A few clarifications about my dataset:
Three out of five document types follow the same format, while two types have different layouts each, so handling structural differences is a consideration. And also, these documents will be scanned
Only one document type includes both printed and handwritten text, where a person would manually fill in fields like their name.
Would you recommend using an OCR-specific model like TrOCR, or should I just apply a generic OCR system (e.g., Tesseract or Google Document AI) and process the extracted text separately?
If I were to train a bidirectional LSTM for position extraction, how much labeled data would typically be needed to get reliable performance, especially considering the mix of structured and semi-structured documents?
Thanks for the suggestion! Qwen 2.5-VL does seem like a strong option, especially with its improved text recognition, structured output capabilities, and document parsing using QwenVL HTML.
Would you recommend using an OCR-specific model like TrOCR,
Although it’s a little different from OCR, there may be a way to have scanned PDFs read by a model like this. Structured document analysis is a field with a lot of demand, so even just searching this forum for PDFs will show you quite a few attempts. And there’s still no definitive answer…
If I were to train a bidirectional LSTM for position extraction, how much labeled data would typically be needed to get reliable performance, especially considering the mix of structured and semi-structured documents?
This is not limited to this case, but I strongly recommend asking questions about model training on HF Discord.

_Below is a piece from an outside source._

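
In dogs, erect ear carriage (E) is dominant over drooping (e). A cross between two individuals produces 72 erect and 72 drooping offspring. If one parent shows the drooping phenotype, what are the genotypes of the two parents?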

Although it’s not always the same people (because it’s a Discord for mutual support between users, including HF staff, not for user support), there are usually people training LLM and VLM on a daily basis, so you can get practical and useful information.
I recommend asking questions during the day in US time.
Wanted to mention, if your documents contain forms and/or tables, it might be helpful to first do table recognition and then structure recognition to pull apart and manage individual cells instead of the whole document at once. That way if you use OCR to see “FIRST NAME” in a table_cell you know the rest of the text will be the first name portion.